I have been doing some experimenting with a transimpedance amp (LF353) and a PIN
>photodiode. So far I have been using only a simple 1M feedback resistor with
>zero bias on the diode. Then I noticed in the datasheet for the PIN photodiode
>(NEC PH302) it shows a graph of photodiode current as a function of reverse
>bias. According to that graph, the photodiode current should be about double
>with 2 volts of reverse bias on the diode as compared with zero bias. When I
>tried it, the gain of the system remained the same (I have a squarewave light
>signal generated by a LED). It did improve the transient response quite a bit,
>especially when I rasied the bias to 7 volts (due to the reduced diode
>capacitance, I guess) but I saw no evidence of increased photodiode current. Is
>this bogus? I have not seen this stated anywhere else besides the NEC PH302
>datasheet, but Graeme in his classic book on Photodiode Amplifiers does say that
>PIN diodes are usually used with bias. Why is that? Why PINs and not all
>photodiodes?
>
>
>Robert Scott
>Ypsilanti, Michigan
I think current can be lower at zero bias because some photon-smacked hole-electron pairs recombine and are lost. With a reverse-bias field, they are swept up and collected quickly.

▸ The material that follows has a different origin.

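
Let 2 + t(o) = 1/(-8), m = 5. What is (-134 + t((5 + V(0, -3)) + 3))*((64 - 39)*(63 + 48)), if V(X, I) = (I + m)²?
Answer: -3021975/8 ≈ -3.7775e+5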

For the first few volts of reverse bias, junction capacitance drops rapidly, so the *circuit* gets faster. That effect flattens out quickly, but higher bias sweeps carriers out faster and continues to improve *diode* speed.
At very high voltages (50? 100?) you can get avalanche multiplication that greatly increases gain (and noise.) Some diodes are designed to do this well.
Something like that.
John